Given how smooth Awad is said to be, it is understandable that someone not knowing his true nature could accept campaign contributions and other help from him. And Ellison is not the first to appear publicly with Awad. President Bush did so days after 9/11, as Communications Director Jim Leinfelder was quick to note. But it was precisely because of that incident that outcry over Awad and CAIR skyrocketed. And after the Islamic Association of Palestine–where Awad was an executive immediately before founding CAIR–shuttered in the wake of being found liable in a civil court in 2004 for supporting Hamas, focus on Awad has only intensified.

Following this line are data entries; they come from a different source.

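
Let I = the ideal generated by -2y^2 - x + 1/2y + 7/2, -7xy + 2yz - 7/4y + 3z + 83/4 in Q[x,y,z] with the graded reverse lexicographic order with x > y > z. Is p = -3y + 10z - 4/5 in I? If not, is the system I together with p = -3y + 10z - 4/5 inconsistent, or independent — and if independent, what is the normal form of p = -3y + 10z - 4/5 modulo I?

-3y + 10z - 4/5 is independent of I; its normal form modulo I is -3y + 10z - 4/5.

First compute the reduced Gröbner basis of I by Buchberger's algorithm.
f_1 = -2y^2 - x + 1/2y + 7/2, LT = y^2.
f_2 = -7xy + 2yz - 7/4y + 3z + 83/4, LT = xy.

S(f_1,f_2): lcm = xy^2. S = 2/7y^2z + 1/2x^2 - 1/4xy - 1/4y^2 + 3/7yz - 7/4x + 83/28y.
  reduce S modulo (f_1, f_2):
  remainder 1/2x^2 - 1/7xz + 3/7yz - 13/8x + 83/28y + 11/28z - 33/28 ≠ 0; add h_3 = 1/2x^2 - 1/7xz + 3/7yz - 13/8x + 83/28y + 11/28z - 33/28 to the basis.

The other S-polynomials (S(f_1,h_3), S(f_2,h_3)) all reduce to 0 modulo the current basis, so we have a Gröbner basis.
Inter-reduce: drop elements whose leading term is divisible by another's, tail-reduce, and make monic.
Reduced Gröbner basis: {x^2 - 2/7xz + 6/7yz - 13/4x + 83/14y + 11/14z - 33/14, xy - 2/7yz + 1/4y - 3/7z - 83/28, y^2 + 1/2x - 1/4y - 7/4}.
Label its elements g_1 = x^2 - 2/7xz + 6/7yz - 13/4x + 83/14y + 11/14z - 33/14, g_2 = xy - 2/7yz + 1/4y - 3/7z - 83/28, g_3 = y^2 + 1/2x - 1/4y - 7/4.

Reduce p = -3y + 10z - 4/5 modulo G:
  leading term y: no divisor's leading term divides it; move -3y to the remainder.
  leading term z: no divisor's leading term divides it; move 10z to the remainder.
  leading term 1: no divisor's leading term divides it; move -4/5 to the remainder.
  normal form = -3y + 10z - 4/5.
The normal form is nonzero, so p ∉ I. Since p minus its normal form lies in I, I + (p) = I + (r) where r = -3y + 10z - 4/5; decide whether this ideal is the whole ring.
Run Buchberger on G together with r (pairs among the g_i already reduce to 0 since G is a Gröbner basis):
g_1 = x^2 - 2/7xz + 6/7yz - 13/4x + 83/14y + 11/14z - 33/14, LT = x^2.
g_2 = xy - 2/7yz + 1/4y - 3/7z - 83/28, LT = xy.
g_3 = y^2 + 1/2x - 1/4y - 7/4, LT = y^2.
r = -3y + 10z - 4/5, LT = y.

S(g_2,r): lcm = xy. S = 10/3xz - 2/7yz - 4/15x + 1/4y - 3/7z - 83/28.
  reduce S modulo (g_1, g_2, g_3, r):
  remainder 10/3xz - 20/21z^2 - 4/15x + 101/210z - 1273/420 ≠ 0; add m_5 = 10/3xz - 20/21z^2 - 4/15x + 101/210z - 1273/420 to the basis.

S(g_3,r): lcm = y^2. S = 10/3yz + 1/2x - 31/60y - 7/4.
  reduce S modulo (g_1, g_2, g_3, r, m_5):
  remainder 100/9z^2 + 1/2x - 47/18z - 1451/900 ≠ 0; add m_6 = 100/9z^2 + 1/2x - 47/18z - 1451/900 to the basis.

The other S-polynomials (S(g_1,g_2), S(g_1,g_3), S(g_1,r), S(g_2,g_3), S(g_1,m_5), S(g_2,m_5), S(g_3,m_5), S(r,m_5), S(g_1,m_6), S(g_2,m_6), S(g_3,m_6), S(r,m_6), S(m_5,m_6)) all reduce to 0 modulo the current basis, so we have a Gröbner basis.
Inter-reduce: drop elements whose leading term is divisible by another's, tail-reduce, and make monic.
Reduced Gröbner basis: {x^2 - 16649/4900x + 77221/3675z - 1394723/367500, xz - 47/700x + 27/350z - 8319/8750, z^2 + 9/200x - 47/200z - 1451/10000, y - 10/3z + 4/15}.
The reduced Gröbner basis of I + (p) is {x^2 - 16649/4900x + 77221/3675z - 1394723/367500, xz - 47/700x + 27/350z - 8319/8750, z^2 + 9/200x - 47/200z - 1451/10000, y - 10/3z + 4/15} ≠ {1}, a proper ideal, so the enlarged system stays consistent: p is independent of I, with normal form -3y + 10z - 4/5.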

Everyone’s entitled to make mistakes. Awad is hardly the first shady character to contribute campaign cash. So if the answer is as simple as Ellison didn’t think to have his staff do any kind of background check on someone he’s known since his days in law school, then that’s fair enough.

But protocol dictates that when a candidate learns he took money from someone with whom he wants no association, he returns the cash or donates it to charity. Ellison has not done so. Now that his staff has been given full notice about Awad and several people he apparently persuaded to support Ellison, will the candidate do the right thing?

If Ellison decides to keep the cash Awad had a hand in collecting, then the Democratic frontrunner has made a clear statement about who he is.

Assuming Ellison wants to keep CAIR’s company—as his evasive behavior suggests–then both the Democratic Party and voters in MN-05 need to make an equally clear statement: No friend of CAIR’s can be a friend of ours.